As cybersecurity professionals gain access to increasingly sophisticated AI models like Anthropic’s Mythos and OpenAI’s Daybreak, organizations are anticipating a significant rise in reported vulnerabilities. This surge in AI-assisted bug hunting is already impacting bug bounty programs, leading to challenges in processing the increased volume of submissions.
GitHub, a leading code repository, has announced it is refining its criteria for “complete” bug reports due to a notable uptick in AI-generated submissions over the past year. While the influx has some benefits, many reports lack essential details such as proof-of-concept, present unrealistic attack scenarios, or address issues already deemed ineligible, complicating the task of separating valid findings from noise.
The Challenge of AI-Generated Vulnerability Reports
Jarom Brown, senior product security engineer at GitHub, stated that this issue is not isolated to his company. “Programs across the industry are grappling with the same challenge, and some have shut down entirely,” Brown wrote, emphasizing the widespread effect. GitHub aims to avoid an outright ban on AI-assisted reports, recognizing their potential to enhance security efforts. However, the company advocates for researchers to validate their discoveries and provide proof of exploitability.
Brown clarified GitHub’s stance: “What we need is the same standard we’ve always expected: validation. An AI-assisted finding that’s been verified, reproduced, and submitted with a working proof of concept is a great submission. An unvalidated output submitted as-is without reproduction or demonstrated impact is not.” This call for validation underscores the need for reproducible and actionable findings, regardless of the tools used for their discovery.
False Positives and Exploitability Concerns
Grant Bourzikas, chief security officer at Cloudflare, echoed these sentiments, noting that triaging bugs and confirming their exploitability has always been a complex aspect of vulnerability research. He added that AI vulnerability scanners and code generation tools have exacerbated this challenge. For instance, AI tools scanning code written in memory-unsafe languages like C and C++ are prone to generating a higher number of false positives for potential exploits.

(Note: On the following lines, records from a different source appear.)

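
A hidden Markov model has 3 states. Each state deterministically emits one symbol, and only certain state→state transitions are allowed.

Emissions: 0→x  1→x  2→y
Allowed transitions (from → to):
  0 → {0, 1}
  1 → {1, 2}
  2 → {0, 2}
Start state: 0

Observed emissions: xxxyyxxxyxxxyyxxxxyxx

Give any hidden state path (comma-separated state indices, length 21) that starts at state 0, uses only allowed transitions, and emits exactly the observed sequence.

0,0,1,2,2,0,1,1,2,0,1,1,2,2,0,0,1,1,2,0,1

  pos 0: x in {0,1}, choose 0; start
  pos 1: x in {0,1}, choose 0; 0->0 ok
  pos 2: x in {0,1}, choose 1; 0->1 ok
  pos 3: y in {2}, choose 2; 1->2 ok
  pos 4: y in {2}, choose 2; 2->2 ok
  pos 5: x in {0,1}, choose 0; 2->0 ok
  pos 6: x in {0,1}, choose 1; 0->1 ok
  pos 7: x in {0,1}, choose 1; 1->1 ok
  pos 8: y in {2}, choose 2; 1->2 ok
  pos 9: x in {0,1}, choose 0; 2->0 ok
  pos 10: x in {0,1}, choose 1; 0->1 ok
  pos 11: x in {0,1}, choose 1; 1->1 ok
  pos 12: y in {2}, choose 2; 1->2 ok
  pos 13: y in {2}, choose 2; 2->2 ok
  pos 14: x in {0,1}, choose 0; 2->0 ok
  pos 15: x in {0,1}, choose 0; 0->0 ok
  pos 16: x in {0,1}, choose 1; 0->1 ok
  pos 17: x in {0,1}, choose 1; 1->1 ok
  pos 18: y in {2}, choose 2; 1->2 ok
  pos 19: x in {0,1}, choose 0; 2->0 ok
  pos 20: x in {0,1}, choose 1; 0->1 ok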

A primary concern with current AI tools is their tendency to fulfill user requests, even when the requested outcome is not present. This can result in bug reports filled with speculative language and qualifiers regarding exploitability, necessitating significant human effort for verification. Bourzikas described this as a “reasonable bias for an exploratory tool” but a “ruinous one for a triage queue,” where each speculative finding consumes valuable human attention.
Evaluating Newer AI Models
Cloudflare shared recent test results of Anthropic’s Mythos, which was applied to 50 of its code repositories. Bourzikas characterized Mythos as a distinct tool with advanced capabilities, noting its effectiveness in reducing false positives. He highlighted Mythos’s ability to chain exploits together and generate its own proof-of-concept code, features that set it apart from previous models.
Historically, older AI models could identify many bugs but often struggled to demonstrate exploitability in real-world conditions. This advancement, however, is not universally seen as a revolutionary leap. Daniel Stenberg, lead developer for the open-source tool curl, reported a similar increase in AI-assisted submissions but observed a tapering off of low-quality reports since March as models have improved.
Mixed Results and Future Outlook
Despite praise for AI’s general impact on cybersecurity, Stenberg found that Mythos offered only a marginal improvement over existing tools. After analyzing 178,000 lines of curl code with Mythos, five “confirmed” vulnerabilities were flagged. However, subsequent human review identified four of these as false positives or having no security impact, with the single remaining bug being a low-severity flaw slated for a routine update. Stenberg concluded, “My personal conclusion can however not end up with anything else than that the big hype around this model so far was primarily marketing.”
The ongoing evolution of AI capabilities in cybersecurity presents a complex landscape for bug bounty programs. While newer models show promise in identifying vulnerabilities, the industry continues to emphasize the critical need for human validation and reproducible evidence of exploitability. Future developments will likely focus on AI’s ability to provide more actionable and less speculative findings, alongside continued efforts by organizations to refine their reporting standards.